Avec les deux premiers, j’étais arrivé à un stade de saturation complète, un peu comme ça s’était déjà passé quand je lisais « L’épuration sauvage » de Philippe Bourdrel et ses interminables listes d’exécutions sommaires perpétrées par les « libérateurs ». Trop, c’est trop, et j’ai passé mon temps, au fil des pages d’Anne Kling, à m’indigner devant la mauvaise foi des deux officines boursouflées de suffisance. affichant sans complexe cette insupportable et omniprésente prétention à vouloir tout régenter. Ce ne sont que des « le président du CRIF se dit scandalisé », « le président du CRIF insiste sur l’importance de », « le président du CRIF demande au ministre de prendre les mesures nécessaires pour», « le CRIF se plaint de », (selon qu’on lit l’un ou l’autre livre, CRIF étant interchangeable avec LICRA). Avec en prime le discours de François Fillon, en hommage à Serge Klarsfeld, un modèle du genre de la lèche la plus éhontée, de l’allégeance la plus rampante, de la flagornerie la plus basse. J’ai passé mon temps donc, à m’indigner de cette main mise d’une infime minorité sur le show biz, les journalistes et les élus qui sont pourtant supposés, respectivement, nous distraire, nous informer et nous représenter : tous se fichent de nous et, à qui mieux mieux , vont à la gamelle sans même attendre qu’on le leur demande … pour exemple, la liste des présents au diner de gala 2010 du CRIF dresse une belle brochette d’apprentis flics, mouchards, nervis ou matons, à la botte de ce que l’ancienne communiste Annie Kriegel : bien que juive, s’inquiétait pourtant de voir apparaître “comme un groupe exigeant que règne en sa faveur une véritable police de la pensée […] une insupportable police juive de la pensée…”

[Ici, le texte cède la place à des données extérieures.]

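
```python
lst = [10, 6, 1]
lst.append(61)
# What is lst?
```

[10, 6, 1, 61]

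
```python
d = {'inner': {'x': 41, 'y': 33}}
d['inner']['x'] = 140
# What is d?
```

After line 1: d = {'inner': {'x': 41, 'y': 33}}
After line 2 (inner x overwritten): d = {'inner': {'x': 140, 'y': 33}}

{'inner': {'x': 140, 'y': 33}}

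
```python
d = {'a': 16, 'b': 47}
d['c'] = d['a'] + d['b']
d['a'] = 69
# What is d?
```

After line 1: d = {'a': 16, 'b': 47}
After line 2 (d['c'] = 16 + 47): d = {'a': 16, 'b': 47, 'c': 63}
After line 3: d = {'a': 69, 'b': 47, 'c': 63}

{'a': 69, 'b': 47, 'c': 63}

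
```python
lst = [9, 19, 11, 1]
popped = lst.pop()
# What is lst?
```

[9, 19, 11]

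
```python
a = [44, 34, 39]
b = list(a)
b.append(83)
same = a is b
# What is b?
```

After line 1: a = [44, 34, 39]
After line 2 (b = list(a) is a shallow copy, new object): a = [44, 34, 39], b = [44, 34, 39]
After line 3 (append only mutates b): a = [44, 34, 39], b = [44, 34, 39, 83]
After line 4 (same = a is b; different objects -> False): same = False

[44, 34, 39, 83]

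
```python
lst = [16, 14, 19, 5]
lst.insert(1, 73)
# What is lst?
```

[16, 73, 14, 19, 5]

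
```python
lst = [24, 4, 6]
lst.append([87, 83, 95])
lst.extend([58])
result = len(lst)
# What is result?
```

After line 1: lst = [24, 4, 6]
After line 2 (append adds [87, 83, 95] as single element): lst = [24, 4, 6, [87, 83, 95]]
After line 3 (extend unpacks [58], adds 58): lst = [24, 4, 6, [87, 83, 95], 58]
After line 4: result = len(lst) = 5

5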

Le plus exaspérant peut-être, en lisant ces bouquins est le sentiment d’injustice impunie qu’ils font naître. Ce qui n’est pas le cas pour « la Mafia juive », où l’on tue et se fait tuer allègrement : Abraham Reles, Bugsy Siegel, Harry Strauss, Louis Lepke Buchalter, Arnold Rothstein et bien d’autres, suicidés, abattus ou grillés sur la chaise … bon débarras…et c’est ça qui est reposant : le salaud, du moins dans les premières dizaines de pages (j’ai peur que l’impunité soit plus fréquente au fur et à mesure qu’on se rapproche de l’époque contemporaine…) le salaud disais-je , s’y fait souvent trouer la peau… tant mieux !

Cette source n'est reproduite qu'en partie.